Eppure si tratta di un drammatico e colossale errore. Di una vera e propria dimissione dalla funzione educativa. 

Infatti i nostri figli non hanno bisogno di strategie per aggirare gli ostacoli e trarsi fuori d’impaccio, non hanno bisogno di scorciatoie. Nessuno viene al mondo unicamente per adattarsi, ma porta con sé un bisogno di vita piena, un “bisogno di città e di memoria” come dice Alain Finkielkraut commentando Péguy per il quale ciò che conta veramente è “il pane e il libro”: l’essenziale per vivere una vita fisica e l’essenziale per abitare una città e una storia, quindi vivere una vita morale

La legittima ambizione dei nostri figli riguarda qualcosa di ben più profondo del semplice adattarsi: essi hanno diritto ad un progetto buono per una vita da costruire, hanno il diritto a costruirsi la loro speranza di “vita buona”. E per farlo hanno bisogno — drammaticamente bisogno — di conoscere e comprendere l’eredità che sarà lasciata nelle loro mani, che lo vogliano o meno.
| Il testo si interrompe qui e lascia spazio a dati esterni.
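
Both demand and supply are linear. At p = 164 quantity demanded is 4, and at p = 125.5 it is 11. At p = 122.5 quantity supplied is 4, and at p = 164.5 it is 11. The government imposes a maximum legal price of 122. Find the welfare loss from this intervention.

78.38

Demand slope = (125.5 − 164)/(11 − 4) = −5.5, so p = 186 − 5.5q.
Supply slope = (164.5 − 122.5)/(11 − 4) = 6, so p = 98.5 + 6q.
Competitive equilibrium: 186 − 5.5q = 98.5 + 6q → q* = 7.6087, p* = 144.1522.
At the ceiling p = 122, quantity supplied = (122 − 98.5)/6 = 3.9167.
Willingness to pay at q' = 3.9167: 186 − 5.5·3.9167 = 164.4582.
Δq = 7.6087 − 3.9167 = 3.692; wedge = 164.4582 − 122 = 42.4582.
Deadweight loss = ½ × 3.692 × 42.4582 = 78.38.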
Hanno bisogno di quest’eredità da riconoscere, far crescere ed arricchire, perché risiedono in questa le piste e gli sforzi dei nostri padri per superare e vincere gli stupidari che anche loro, a loro volta e prima di noi, hanno dovuto affrontare nella loro epoca. In questa eredità c’è la ricerca della verità, della giustizia e del bene dei cui percorsi e dei cui risultati i nostri figli hanno profonda (e, ripeto, drammatica) necessità.

La nostra funzione educativa non può allora risolversi solo in una serie di “consigli per gli acquisiti”, di strategie di sopravvivenza, di astuzie per conseguire la propria convenienza. Il nostro dovere deve essere invece proprio quello di aiutarli in quest’impresa di costruzione della vita buona e di quest’acquisizione dell’eredità del passato che ad una tale costruzione è indispensabile. Per realizzare entrambi gli obiettivi si tratta allora — come ricorda Chantal Delsol nel suo Un personnage d’aventure. Petite philosophie de l’enfance — di consegnare loro una passione per la verità, quella stessa passione che ha animato un intero processo di civilizzazione, allenandoli alla costante ricerca di quest’ultima. 

Solo con l’acquisizione di una tale passione è possibile renderli curiosi delle opere che essa stessa ha realizzato nel passato, alimentando così il desiderio di acquisire quelle eredità che questa stessa ricerca della verità ha prodotto e che sono loro indispensabili. Solo così appare ragionevole invitarli a proseguire il cammino, migliorando e ricostruendo, rimettendo in ordine e riprogettando quanto troveranno rimesso da noi nelle loro mani. Solo così non verranno sommersi dal proliferare di tanta cialtronesca miseria, dal dilagare di tanto vuoto e dal tracimare di tanto delirante orrore.